Passou um tempo observando o outro lado da janela. A casa, no lado oposto da rua, já quase não existia mais. Demoliam-na, lentamente. O bairro, a cada pequeno corte, tornava-se o que nunca mais seria. Afim de não testemunhar a destruição, fechou a janela da sala e voltou ao quarto. A janela do quarto, cuja vista antes dava para o rio, agora era uma imensa parede branca. As construções cresciam, roubando o sol que um dia não faltou.

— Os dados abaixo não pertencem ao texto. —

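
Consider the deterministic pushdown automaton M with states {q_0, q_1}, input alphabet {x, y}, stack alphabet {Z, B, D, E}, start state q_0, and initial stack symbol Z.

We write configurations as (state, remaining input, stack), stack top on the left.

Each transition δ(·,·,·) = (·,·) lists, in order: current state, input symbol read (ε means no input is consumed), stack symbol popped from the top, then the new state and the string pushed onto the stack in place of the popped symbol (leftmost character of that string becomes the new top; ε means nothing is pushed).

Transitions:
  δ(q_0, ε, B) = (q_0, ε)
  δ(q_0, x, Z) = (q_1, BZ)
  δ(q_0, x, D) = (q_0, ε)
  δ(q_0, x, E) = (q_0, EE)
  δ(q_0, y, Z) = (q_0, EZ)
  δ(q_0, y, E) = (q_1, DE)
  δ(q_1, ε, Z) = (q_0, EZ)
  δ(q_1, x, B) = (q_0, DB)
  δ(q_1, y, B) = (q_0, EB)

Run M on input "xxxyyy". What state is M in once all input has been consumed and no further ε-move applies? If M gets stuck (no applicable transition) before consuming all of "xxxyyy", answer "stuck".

stuck

(q_0, xxxyyy, Z)
  read x, top Z: go to q_1, push BZ → (q_1, xxyyy, BZ)
  read x, top B: go to q_0, push DB → (q_0, xyyy, DBZ)
  read x, top D: go to q_0, push ε → (q_0, yyy, BZ)
  ε-move, top B: go to q_0, push ε → (q_0, yyy, Z)
  read y, top Z: go to q_0, push EZ → (q_0, yy, EZ)
  read y, top E: go to q_1, push DE → (q_1, y, DEZ)
No transition for (q_1, y, top D); M blocks with input y remaining.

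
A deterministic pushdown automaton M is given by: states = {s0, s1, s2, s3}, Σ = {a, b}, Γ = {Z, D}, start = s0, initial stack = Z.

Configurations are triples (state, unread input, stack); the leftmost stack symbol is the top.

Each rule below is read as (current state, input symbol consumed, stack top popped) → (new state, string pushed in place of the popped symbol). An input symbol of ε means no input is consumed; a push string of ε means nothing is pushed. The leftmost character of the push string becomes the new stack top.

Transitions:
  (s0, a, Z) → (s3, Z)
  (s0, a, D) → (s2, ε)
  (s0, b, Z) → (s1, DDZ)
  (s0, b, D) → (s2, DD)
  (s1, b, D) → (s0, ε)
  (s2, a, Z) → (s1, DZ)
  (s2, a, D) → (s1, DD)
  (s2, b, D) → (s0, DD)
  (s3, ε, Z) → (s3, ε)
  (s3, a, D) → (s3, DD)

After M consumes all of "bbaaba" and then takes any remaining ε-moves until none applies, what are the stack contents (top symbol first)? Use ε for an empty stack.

(s0, bbaaba, Z)
  read b, top Z: go to s1, push DDZ → (s1, baaba, DDZ)
  read b, top D: go to s0, push ε → (s0, aaba, DZ)
  read a, top D: go to s2, push ε → (s2, aba, Z)
  read a, top Z: go to s1, push DZ → (s1, ba, DZ)
  read b, top D: go to s0, push ε → (s0, a, Z)
  read a, top Z: go to s3, push Z → (s3, ε, Z)
  ε-move, top Z: go to s3, push ε → (s3, ε, ε)
All input consumed in state s3 with stack ε.

ε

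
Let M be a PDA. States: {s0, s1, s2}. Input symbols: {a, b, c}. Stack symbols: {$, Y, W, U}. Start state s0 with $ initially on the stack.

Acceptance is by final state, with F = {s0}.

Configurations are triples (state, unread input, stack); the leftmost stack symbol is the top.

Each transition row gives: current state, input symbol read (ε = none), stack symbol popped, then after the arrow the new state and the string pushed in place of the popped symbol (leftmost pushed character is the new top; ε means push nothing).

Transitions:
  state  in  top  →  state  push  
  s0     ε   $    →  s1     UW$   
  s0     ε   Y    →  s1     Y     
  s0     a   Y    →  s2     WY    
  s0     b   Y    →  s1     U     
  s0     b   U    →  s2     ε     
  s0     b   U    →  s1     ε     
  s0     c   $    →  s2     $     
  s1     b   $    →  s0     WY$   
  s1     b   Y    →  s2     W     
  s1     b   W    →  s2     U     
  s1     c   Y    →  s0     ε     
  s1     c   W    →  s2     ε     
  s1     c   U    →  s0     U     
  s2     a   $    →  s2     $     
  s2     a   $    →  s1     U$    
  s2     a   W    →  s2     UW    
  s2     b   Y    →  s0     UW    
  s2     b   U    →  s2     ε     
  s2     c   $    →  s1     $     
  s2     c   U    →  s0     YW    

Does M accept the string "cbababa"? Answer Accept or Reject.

No computation consumes all input and reaches a final state.

Reject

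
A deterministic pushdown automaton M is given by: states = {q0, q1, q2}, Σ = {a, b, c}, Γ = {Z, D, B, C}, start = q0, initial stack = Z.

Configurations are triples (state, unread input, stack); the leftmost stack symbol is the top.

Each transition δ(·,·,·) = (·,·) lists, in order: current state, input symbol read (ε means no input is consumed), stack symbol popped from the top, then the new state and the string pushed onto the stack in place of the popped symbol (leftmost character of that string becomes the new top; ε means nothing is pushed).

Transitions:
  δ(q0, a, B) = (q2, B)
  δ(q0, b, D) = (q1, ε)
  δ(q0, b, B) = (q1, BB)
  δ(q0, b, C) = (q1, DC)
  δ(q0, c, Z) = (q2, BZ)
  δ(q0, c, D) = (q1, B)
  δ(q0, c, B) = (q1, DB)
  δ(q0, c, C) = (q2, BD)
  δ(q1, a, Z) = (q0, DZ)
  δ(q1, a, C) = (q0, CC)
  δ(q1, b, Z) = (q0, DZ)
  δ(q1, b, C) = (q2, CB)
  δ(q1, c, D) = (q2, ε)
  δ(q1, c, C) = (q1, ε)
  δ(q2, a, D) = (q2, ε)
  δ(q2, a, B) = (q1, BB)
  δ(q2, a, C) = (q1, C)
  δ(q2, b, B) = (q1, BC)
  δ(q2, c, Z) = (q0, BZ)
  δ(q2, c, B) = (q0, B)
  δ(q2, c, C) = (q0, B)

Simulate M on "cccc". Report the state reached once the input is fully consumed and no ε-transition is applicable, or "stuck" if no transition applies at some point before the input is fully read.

(q0, cccc, Z)
  read c, top Z: go to q2, push BZ → (q2, ccc, BZ)
  read c, top B: go to q0, push B → (q0, cc, BZ)
  read c, top B: go to q1, push DB → (q1, c, DBZ)
  read c, top D: go to q2, push ε → (q2, ε, BZ)
All input consumed; M is in state q2.

q2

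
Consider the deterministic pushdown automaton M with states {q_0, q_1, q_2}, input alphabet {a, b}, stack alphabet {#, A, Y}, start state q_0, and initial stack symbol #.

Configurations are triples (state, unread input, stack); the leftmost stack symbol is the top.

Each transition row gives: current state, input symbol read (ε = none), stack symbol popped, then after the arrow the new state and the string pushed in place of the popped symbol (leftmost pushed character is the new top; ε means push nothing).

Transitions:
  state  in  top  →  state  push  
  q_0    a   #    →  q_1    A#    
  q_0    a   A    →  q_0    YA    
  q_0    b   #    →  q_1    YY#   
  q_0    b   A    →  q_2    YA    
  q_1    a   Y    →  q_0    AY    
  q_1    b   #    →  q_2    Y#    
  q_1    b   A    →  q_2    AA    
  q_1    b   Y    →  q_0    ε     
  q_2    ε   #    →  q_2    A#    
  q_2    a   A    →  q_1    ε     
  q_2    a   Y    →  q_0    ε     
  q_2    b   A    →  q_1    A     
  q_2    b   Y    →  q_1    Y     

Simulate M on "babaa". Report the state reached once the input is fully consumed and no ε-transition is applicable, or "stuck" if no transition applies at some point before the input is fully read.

q_0

(q_0, babaa, #)
  read b, top #: go to q_1, push YY# → (q_1, abaa, YY#)
  read a, top Y: go to q_0, push AY → (q_0, baa, AYY#)
  read b, top A: go to q_2, push YA → (q_2, aa, YAYY#)
  read a, top Y: go to q_0, push ε → (q_0, a, AYY#)
  read a, top A: go to q_0, push YA → (q_0, ε, YAYY#)
All input consumed; M is in state q_0.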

No quarto escuro, ligou a televisão. Dentro dela, um importante arquiteto apresentava a teoria de que moradores acima do quarto andar se afastam da realidade das ruas. Quanto mais alto o apartamento, mais distante o corpo do convívio terrestre. O homem, nunca tendo habitado o topo das árvores, não estaria preparado para os grandes edifícios. Habitante das cavernas, fomos feitos para ocupar o chão. Segundo o arquiteto, moradores das alturas desenvolvem uma perigosa síndrome ainda não diagnosticada. Observando a realidade do alto, acabam por menosprezar o cotidiano terrestre. Quando no chão, tornam-se violentos, incapacitados para a vida em terra.
Por mais que, trancada no quarto, se recusasse a enfrentar o que acontecia do outro lado da rua, os ruídos advindos da demolição eram a certeza de que a pequena casa já não existia mais. Constatando a destruição do bairro, calculava os anos que ainda tinha, o preço de uma mudança, a incerteza de um novo endereço. A vizinhança já não era mais o bairro que um dia foi. O sol aquecendo o chão da sala nos dias de inverno, a vista quente para o rio, o canto incessante dos pássaros dentro das árvores carregadas de primavera eram parte de um passado. O bairro havia deixado de ser. Pequenos cortes agora configuravam uma triste realidade feita de prédios muito altos, pequenas casas destruídas, ruas engarrafadas e novos habitantes oriundos de um lugar estranho. Eram os habitantes do alto, os novos moradores de um bairro antigo, os principais responsáveis pela morte da comunidade que ela viu nascer. Comprando barato o que não tinha preço, descaracterizavam uma cidade cuja história poderia ser contada através da arquitetura de um tempo. Para onde quer que olhasse, haveria sempre uma parede escondendo a paisagem.
Alienada dos pequenos cortes, habitava agora uma cicatriz feia demais para ser suportada. Ligou para a imobiliária e pediu que avaliassem o imóvel. Estava decidida a partir. Livre de uma história que não existia mais, começaria um novo corpo em um outro lugar. São sempre mais assustadoras as cicatrizes advindas dos pequenos cortes.